À moins de trois mois du scrutin législatif annoncé pour le 2 juillet, les autorités algériennes relancent un processus électoral présenté comme structurant pour la vie institutionnelle. Selon les éléments diffusés par la classe politique nationale, les partis disposent encore d’un délai d’environ 50 jours pour déposer leurs candidatures, dans un calendrier resserré qui interroge sur la capacité réelle d’organisation et de mobilisation.
Ce cadre électoral intervient après une longue période de retrait des formations dites démocratiques, dont l’absence lors des précédentes échéances, notamment en 2021, a contribué à un déséquilibre durable du champ politique. Plusieurs partis justifiaient alors leur boycott par un manque de garanties politiques, dans le sillage du mouvement populaire de 2019, sans parvenir à transformer cette dynamique en alternative institutionnelle structurée.
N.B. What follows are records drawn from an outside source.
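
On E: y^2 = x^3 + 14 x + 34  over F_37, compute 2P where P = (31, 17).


Doubling: s = (3 x1^2 + a) / (2 y1)
s = (3*31^2 + 14) / (2*17) mod 37 = 21
x3 = s^2 - 2 x1 mod 37 = 21^2 - 2*31 = 9
y3 = s (x1 - x3) - y1 mod 37 = 21 * (31 - 9) - 17 = 1

2P = (9, 1)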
Ce repositionnement tardif s’inscrit désormais dans un environnement dominé par les forces nationalo-conservatrices, qui ont consolidé leur présence parlementaire en l’absence de concurrence significative. Les déclarations récentes des partis majoritaires évoquent une volonté de «renforcer leur score», traduisant davantage une logique de continuité que d’ouverture du jeu politique.
Derrière l’affichage d’un retour à la «concurrence loyale», plusieurs contradictions persistent au sein même du pôle démocratique, fragilisé par deux décennies de retrait stratégique. Cette fragmentation interne limite sa capacité à peser réellement sur les équilibres institutionnels, réduisant l’enjeu électoral à une reconfiguration marginale plutôt qu’à un véritable renouvellement.
L’échéance de juillet apparaît ainsi moins comme un tournant politique que comme une tentative de normalisation d’un système déjà stabilisé, où la participation des démocrates semble davantage dictée par l’absence d’alternatives que par une dynamique politique renouvelée.